Wednesday, May 23, 2012 | Steve Martell, Sonoscan Inc.
Electronic components that go into military and aerospace applications are often inspected more critically--and in some instances far more critically--than components destined for consumer or even industrial applications. A plastic encapsulated integrated circuit (IC) may be acceptable for use in a low-risk consumer product, such as a game controller, if it has no internal structural defect larger than a given size, while a similar IC to be mounted in a higher-risk military or aerospace system, such as a fly-by-wire controller, may be permitted to have only tiny anomalies or none at all.
Time-Domain Imaging (TDI)
Internal anomalies and defects are typically found by acoustic microscopes because ultrasound is both nondestructive and highly sensitive to material continuity and interfaces. An acoustic microscope employs a scanning transducer that pulses ultrasound into an x-y location and receives the return echoes from the depth of interest a few microseconds later. As it moves, the transducer performs its pulse-echo function thousands of times a second. Since only echoes that arrive within a time window matching the depth of interest are used to make the image, this is known as time-domain imaging.
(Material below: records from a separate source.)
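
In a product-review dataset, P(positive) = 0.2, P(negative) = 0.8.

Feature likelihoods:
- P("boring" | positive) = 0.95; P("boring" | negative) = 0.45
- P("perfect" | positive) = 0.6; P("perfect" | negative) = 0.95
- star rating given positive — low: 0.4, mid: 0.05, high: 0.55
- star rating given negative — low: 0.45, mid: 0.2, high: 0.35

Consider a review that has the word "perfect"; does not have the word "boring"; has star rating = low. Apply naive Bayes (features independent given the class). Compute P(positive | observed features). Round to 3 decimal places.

0.013

positive: 0.2 × (1−0.95) × 0.6 × 0.4 = 0.0024
negative: 0.8 × (1−0.45) × 0.95 × 0.45 = 0.1881
P(positive | x) = 0.0024 / 0.1905 ≈ 0.013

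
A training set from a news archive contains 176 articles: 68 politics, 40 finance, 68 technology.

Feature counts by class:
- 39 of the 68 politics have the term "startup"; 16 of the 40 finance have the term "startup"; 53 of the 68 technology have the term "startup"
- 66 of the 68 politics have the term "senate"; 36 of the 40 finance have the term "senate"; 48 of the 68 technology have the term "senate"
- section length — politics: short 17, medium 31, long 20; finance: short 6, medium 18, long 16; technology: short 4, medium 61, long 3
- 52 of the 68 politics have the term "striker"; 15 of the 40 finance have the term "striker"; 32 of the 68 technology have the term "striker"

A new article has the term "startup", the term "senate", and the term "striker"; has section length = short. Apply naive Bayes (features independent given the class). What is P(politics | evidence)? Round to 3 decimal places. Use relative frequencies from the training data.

politics: (68/176) × (39/68) × (66/68) × (17/68) × (52/68) ≈ 0.041117
finance: (40/176) × (16/40) × (36/40) × (6/40) × (15/40) ≈ 0.00460227
technology: (68/176) × (53/68) × (48/68) × (4/68) × (32/68) ≈ 0.0058842
P(politics | x) = 0.041117 / 0.05160347 ≈ 0.797

0.797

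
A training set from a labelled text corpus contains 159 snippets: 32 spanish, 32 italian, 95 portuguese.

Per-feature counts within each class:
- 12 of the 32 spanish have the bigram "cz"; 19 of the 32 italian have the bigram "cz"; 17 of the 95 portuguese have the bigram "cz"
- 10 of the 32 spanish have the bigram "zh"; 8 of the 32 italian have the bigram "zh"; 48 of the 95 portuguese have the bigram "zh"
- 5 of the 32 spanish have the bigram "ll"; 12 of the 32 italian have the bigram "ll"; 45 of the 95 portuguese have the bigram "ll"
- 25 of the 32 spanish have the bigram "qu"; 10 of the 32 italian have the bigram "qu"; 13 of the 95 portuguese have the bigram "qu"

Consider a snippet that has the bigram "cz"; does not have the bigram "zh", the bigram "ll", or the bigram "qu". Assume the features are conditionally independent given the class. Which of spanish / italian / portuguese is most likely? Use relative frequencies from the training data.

italian

spanish: (32/159) × (12/32) × (22/32) × (27/32) × (7/32) ≈ 0.00957676
italian: (32/159) × (19/32) × (24/32) × (20/32) × (22/32) ≈ 0.0385097
portuguese: (95/159) × (17/95) × (47/95) × (50/95) × (82/95) ≈ 0.0240305
Highest score → italian.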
It is the most frequently used of several available modes of acoustic microscope imaging.
The highest amplitude echoes come from the interface between a solid and a gap, and generally indicate a defect such as a non-bond, void or crack. Solid-to-solid interfaces produce mid-level echoes, while the lack of an interface (i.e., a homogeneous material) produces no echo. In the traditional acoustic image, gap-defects are displayed as bright white, bonded solid-to-solid interfaces are shades of gray, and homogeneous materials are black.
After their solder bumps have been bonded to a substrate, flip chips are conventionally underfilled with a particle-filled polymer. This leaves the upper surface of the silicon available to be scanned by the ultrasonic transducer--a real advantage because ultrasound travels through silicon with little loss and can produce high-resolution acoustic images of the underfill layer, including the solder bump connections. After acoustic imaging, the flip chips that have passed acoustic inspection criteria may be overmolded, (as for example in a BGA package configuration) or they may be left without overmold.
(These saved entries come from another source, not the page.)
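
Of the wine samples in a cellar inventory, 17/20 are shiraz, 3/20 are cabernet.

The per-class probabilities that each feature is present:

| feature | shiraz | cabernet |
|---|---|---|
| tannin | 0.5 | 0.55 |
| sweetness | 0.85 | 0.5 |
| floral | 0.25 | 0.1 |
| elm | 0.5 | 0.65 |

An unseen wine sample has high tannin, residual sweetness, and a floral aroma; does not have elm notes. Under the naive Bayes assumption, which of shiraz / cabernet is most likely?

shiraz

shiraz: 0.85 × 0.5 × 0.85 × 0.25 × (1−0.5) = 0.04515625
cabernet: 0.15 × 0.55 × 0.5 × 0.1 × (1−0.65) = 0.00144375
Highest score → shiraz.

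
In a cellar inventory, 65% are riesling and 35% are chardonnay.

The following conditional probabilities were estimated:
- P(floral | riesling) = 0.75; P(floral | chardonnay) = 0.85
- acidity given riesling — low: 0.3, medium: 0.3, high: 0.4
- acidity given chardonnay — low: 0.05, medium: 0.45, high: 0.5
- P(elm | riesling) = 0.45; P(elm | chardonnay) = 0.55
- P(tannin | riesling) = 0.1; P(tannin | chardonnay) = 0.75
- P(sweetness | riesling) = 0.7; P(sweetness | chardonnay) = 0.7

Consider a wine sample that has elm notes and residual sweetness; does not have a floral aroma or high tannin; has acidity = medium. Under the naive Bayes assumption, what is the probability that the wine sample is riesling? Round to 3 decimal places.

riesling: 0.65 × (1−0.75) × 0.3 × 0.45 × (1−0.1) × 0.7 = 0.013820625
chardonnay: 0.35 × (1−0.85) × 0.45 × 0.55 × (1−0.75) × 0.7 = 0.00227390625
P(riesling | x) = 0.013820625 / 0.01609453125 ≈ 0.859

0.859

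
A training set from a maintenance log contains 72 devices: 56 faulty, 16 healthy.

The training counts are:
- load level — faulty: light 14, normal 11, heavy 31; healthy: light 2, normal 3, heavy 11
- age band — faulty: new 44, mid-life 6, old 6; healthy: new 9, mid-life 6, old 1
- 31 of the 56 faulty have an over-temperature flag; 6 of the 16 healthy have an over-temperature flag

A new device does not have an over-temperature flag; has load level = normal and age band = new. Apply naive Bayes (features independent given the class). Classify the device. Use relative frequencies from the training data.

faulty: (56/72) × (11/56) × (44/56) × (25/56) ≈ 0.0535891
healthy: (16/72) × (3/16) × (9/16) × (10/16) = 0.0146484375
Highest score → faulty.

faulty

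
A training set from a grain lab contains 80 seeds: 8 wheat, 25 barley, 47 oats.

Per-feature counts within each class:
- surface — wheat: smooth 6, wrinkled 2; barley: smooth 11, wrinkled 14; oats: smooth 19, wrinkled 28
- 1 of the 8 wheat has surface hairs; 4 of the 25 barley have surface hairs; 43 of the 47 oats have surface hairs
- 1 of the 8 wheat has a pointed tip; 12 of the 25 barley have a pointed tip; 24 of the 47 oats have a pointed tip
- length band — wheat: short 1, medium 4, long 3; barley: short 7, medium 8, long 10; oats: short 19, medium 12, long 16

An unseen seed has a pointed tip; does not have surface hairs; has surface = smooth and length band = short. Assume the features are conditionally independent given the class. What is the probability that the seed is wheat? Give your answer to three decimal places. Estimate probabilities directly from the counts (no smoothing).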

The new packaging technique, known as molded underfill (MUF), performs underfilling and overmolding simultaneously. It has several advantages for assemblers of mil/aero systems. Overall, MUF is less costly because the package is formed in one step rather than two. Vacuum-assisted transfer molding pulls the molding compound fluid under the chip. As a result there is no fillet surrounding the chip, so chips can be more closely spaced on the board. The MUF material itself contains a higher percentage of particles, and those particles are considerably smaller to enable them to fill the tiny spaces under the die. The resulting cured underfill/overmold provides better coefficient of thermal expansion (CTE) matching with the chip and with the substrate. MUF is increasingly common in applications such as cell phones where a row of flip chips may be mounted on a strip-style substrate.
But because underfill and overmolding happen at the same time, MUF provides no opportunity to acoustically inspect the critical underfill environment through the bare silicon. Ultrasound must therefore be pulsed through the overmolding. As the transducer is scanning, it sends a pulse through the fluid (typically water) that couples the transducer to the sample. The pulse must then travel through the overmolding, through the silicon, and into the underfill layer from which it will send back the echoes that will be converted into acoustic data and images.